The partnership to address chronic heart failure involves building out a Community Health Action Team (CHAT) using social determinants of health data connected to better clinical care coordination. A community health worker works with the patient and then does a warm handoff to a clinician who can do more of the case management. “We're seeing a lot of really positive impact in our pilots and in the data that we're pulling from our platform,” Fehrenbacher said. “That is why the data platform is key to me. How do you do this work without having data to inform the effort? You can't do retrospective data two years after the fact. You can't do any PDSA [plan-do-study-act] cycles if you're data is old.”
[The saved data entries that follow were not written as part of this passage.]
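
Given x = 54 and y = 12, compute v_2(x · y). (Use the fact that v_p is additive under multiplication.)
v_2(648) = 3

v_p(x) = 1 (factor: 54 = 2^1 · 27); v_p(y) = 2 (factor: 12 = 2^2 · 3). Additivity: v_p(xy) = v_p(x) + v_p(y) = 1 + 2 = 3. (Direct check: xy = 648 = 2^3 · (81).)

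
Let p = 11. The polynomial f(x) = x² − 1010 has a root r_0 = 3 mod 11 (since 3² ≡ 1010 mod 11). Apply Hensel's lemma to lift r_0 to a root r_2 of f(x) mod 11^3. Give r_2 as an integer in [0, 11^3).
r_2 = 553 (mod 1331)

Hensel's recurrence: r_{i+1} = r_i − f(r_i)·(f′(r_i))^{-1} mod 11^{i+2}, with f′(x) = 2x. Iterate:
  r_0 = 3 (mod 11)
  r_1 = 69 (mod 121)
  r_2 = 553 (mod 1331)
Final: r_2 = 553, and one checks f(r_2) ≡ 0 mod 11^3.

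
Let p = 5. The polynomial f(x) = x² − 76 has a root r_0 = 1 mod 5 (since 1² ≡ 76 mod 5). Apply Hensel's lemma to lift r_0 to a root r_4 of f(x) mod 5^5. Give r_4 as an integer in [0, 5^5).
r_4 = 2851 (mod 3125)

Hensel's recurrence: r_{i+1} = r_i − f(r_i)·(f′(r_i))^{-1} mod 5^{i+2}, with f′(x) = 2x. Iterate:
  r_0 = 1 (mod 5)
  r_1 = 1 (mod 25)
  r_2 = 101 (mod 125)
  r_3 = 351 (mod 625)
  r_4 = 2851 (mod 3125)
Final: r_4 = 2851, and one checks f(r_4) ≡ 0 mod 5^5.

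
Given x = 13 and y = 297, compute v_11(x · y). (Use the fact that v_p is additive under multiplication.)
v_11(3861) = 1

v_p(x) = 0 (factor: 13 = 11^0 · 13); v_p(y) = 1 (factor: 297 = 11^1 · 27). Additivity: v_p(xy) = v_p(x) + v_p(y) = 0 + 1 = 1. (Direct check: xy = 3861 = 11^1 · (351).)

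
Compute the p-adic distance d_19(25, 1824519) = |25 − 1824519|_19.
d_19(25, 1824519) = 1/130321

Step 1 — x − y = 25 − 1824519 = -1824494. Step 2 — v_19(-1824494) = 4 (factor: -1824494 = −(19^4 · 14); the sign does not affect v_p). Step 3 — |x − y|_19 = 19^{-4} = 1/130321.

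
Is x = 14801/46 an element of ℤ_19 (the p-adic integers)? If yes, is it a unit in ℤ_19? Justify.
x ∈ ℤ_19 but not a unit; v_19(x) = 2 > 0

ℤ_19 = {x ∈ ℚ_19 : v_19(x) ≥ 0} and ℤ_19^× = {x ∈ ℤ_19 : v_19(x) = 0}. Here v_19(14801/46) = v_19(num) − v_19(den) = 2; compare against these criteria.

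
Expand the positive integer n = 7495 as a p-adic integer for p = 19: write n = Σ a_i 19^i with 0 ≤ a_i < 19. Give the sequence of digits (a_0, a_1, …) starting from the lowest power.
(a_0, a_1, …) = (9, 14, 1, 1)

Repeated division by 19 gives the digits low-to-high: 7495 = 9 + 14·19^1 + 1·19^2 + 1·19^3. Digit sequence: (9, 14, 1, 1).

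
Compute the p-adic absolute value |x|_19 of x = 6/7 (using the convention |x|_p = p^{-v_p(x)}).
|6/7|_19 = 1

Step 1 — compute v_19(x) by factoring powers of 19 out of the numerator and denominator: v_19(6/7) = 0. Step 2 — apply |x|_p = p^{-v_p(x)} = 19^{0} = 1.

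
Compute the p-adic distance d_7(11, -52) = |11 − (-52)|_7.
d_7(11, -52) = 1/7

Step 1 — x − y = 11 − (-52) = 63. Step 2 — v_7(63) = 1 (factor: 63 = (7^1 · 9); the sign does not affect v_p). Step 3 — |x − y|_7 = 7^{-1} = 1/7.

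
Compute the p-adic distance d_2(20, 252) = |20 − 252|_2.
d_2(20, 252) = 1/8

Step 1 — x − y = 20 − 252 = -232. Step 2 — v_2(-232) = 3 (factor: -232 = −(2^3 · 29); the sign does not affect v_p). Step 3 — |x − y|_2 = 2^{-3} = 1/8.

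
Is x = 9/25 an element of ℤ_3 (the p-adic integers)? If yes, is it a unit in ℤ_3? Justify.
x ∈ ℤ_3 but not a unit; v_3(x) = 2 > 0

ℤ_3 = {x ∈ ℚ_3 : v_3(x) ≥ 0} and ℤ_3^× = {x ∈ ℤ_3 : v_3(x) = 0}. Here v_3(9/25) = v_3(num) − v_3(den) = 2; compare against these criteria.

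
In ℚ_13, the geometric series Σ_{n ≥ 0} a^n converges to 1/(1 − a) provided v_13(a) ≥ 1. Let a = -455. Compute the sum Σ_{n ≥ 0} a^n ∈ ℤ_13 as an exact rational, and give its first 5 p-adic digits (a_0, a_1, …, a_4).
Σ a^n = 1/(1 − a) = 1/456;  first 5 digits = (1, 4, 0, 2, 7)

v_13(a) = 1 ≥ 1, so the series converges in ℤ_13 to 1/(1 − a) = 1/(1 − (-455)) = 1/456. Expand this rational in ℤ_13: compute digits iteratively via d_i = x_i mod 13, x_{i+1} = (x_i − d_i)/13. The first 5 digits are (1, 4, 0, 2, 7).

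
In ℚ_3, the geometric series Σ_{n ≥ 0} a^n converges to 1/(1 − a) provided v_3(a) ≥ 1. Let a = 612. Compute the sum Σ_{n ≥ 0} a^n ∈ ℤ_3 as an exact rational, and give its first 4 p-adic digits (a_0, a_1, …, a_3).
Σ a^n = 1/(1 − a) = -1/611;  first 4 digits = (1, 0, 2, 1)

v_3(a) = 2 ≥ 1, so the series converges in ℤ_3 to 1/(1 − a) = 1/(1 − 612) = -1/611. Expand this rational in ℤ_3: compute digits iteratively via d_i = x_i mod 3, x_{i+1} = (x_i − d_i)/3. The first 4 digits are (1, 0, 2, 1).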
The Innovaccer platform helps Elevate iterate as it goes, she says. “We are finding that as we develop the evidence base, we might need to add data fields. As we see a dashboard come out, sometimes we’re not getting everything we need to know in the picture. That is the beauty of having this platform and working with Innovaccer. We’ll say we need to add this data element because we found that there's a gap, and they help us do it. If you're waiting two years down the road, and you're just getting some static data, there's nothing you can do with it.”